También se pican algunos huesecillos, el rabo, algún que otro cuero y partes de las costillas para los famosos botillos. Todo estos carnes se adoban con muchos ajos, pimentón dulce y picante, también con sal, todo en su porcentaje exacto. Se deja macerar hasta el día siguiente, que se prueban los jijos y si están bien sazonados se procede ha hacer los chorizos y colgarlos en la cocina, para al igual que las morcillas se curen con el calor y el humo de la lumbre.

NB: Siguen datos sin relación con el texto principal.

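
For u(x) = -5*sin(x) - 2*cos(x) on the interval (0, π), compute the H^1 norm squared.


||u||_{H^1(0,π)}^2 = 29*π

u'(x) = 2*sin(x) - 5*cos(x).
Expand u² and (u')² and integrate term by term on (0, π), using: for integers n ≥ 1, ∫_0^π sin²(nx) dx = ∫_0^π cos²(nx) dx = π/2; for n ≠ n', ∫_0^π sin(nx)sin(n'x) dx = ∫_0^π cos(nx)cos(n'x) dx = 0; and by product-to-sum, ∫_0^π sin(nx)cos(n'x) dx = ½∫_0^π [sin((n+n')x) + sin((n−n')x)] dx, which is 0 when n+n' is even and 2n/(n²−n'²) when n+n' is odd (it need not vanish on (0, π)).
  u² squared terms: (-5)²·∫sin(x)² dx = 25·π/2 = 25*π/2;  (-2)²·∫cos(x)² dx = 4·π/2 = 2*π.
  u² cross terms: 2·(-5)·(-2)·∫sin(x)·cos(x) dx = 20·(0) = 0.
  So ∫_0^π u² dx = 25*π/2 + 2*π + 0 = 29*π/2.
  (u')² squared terms: (-5)²·∫cos(x)² dx = 25·π/2 = 25*π/2;  (2)²·∫sin(x)² dx = 4·π/2 = 2*π.
  (u')² cross terms: 2·(-5)·(2)·∫cos(x)·sin(x) dx = -20·(0) = 0.
  So ∫_0^π (u')² dx = 25*π/2 + 2*π + 0 = 29*π/2.
||u||_{H^1}^2 = (29*π/2) + (29*π/2) = 29*π.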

Dos días mas tarde se hacen los botillos y se cuelgan junto con el resto en la cocina, estos botillos se siguen haciendo artesanalmente tanto en el embutido como el cosido. Y se siguen degustando también como antaño, se cuecen unas berzas con el botillo en el pote (no lo intentes en las ollas modernas no sabe igual), comiendo de primero las berzas y el botillo como buen y suculento segundo plato y todo por supuesto bañado con el vino de cosecha propia del pueblo. Que después de esta comida solo queda ir con las bacas al prao de la vega con el manto a echar la siesta de rigor.
Antiguamente de 100 familias mas o menos que tenía el pueblo, mataban como mínimo dos cochinos, cosa que hoy en día solo se hacen 4 o 5, y todo mucho mas sofisticado.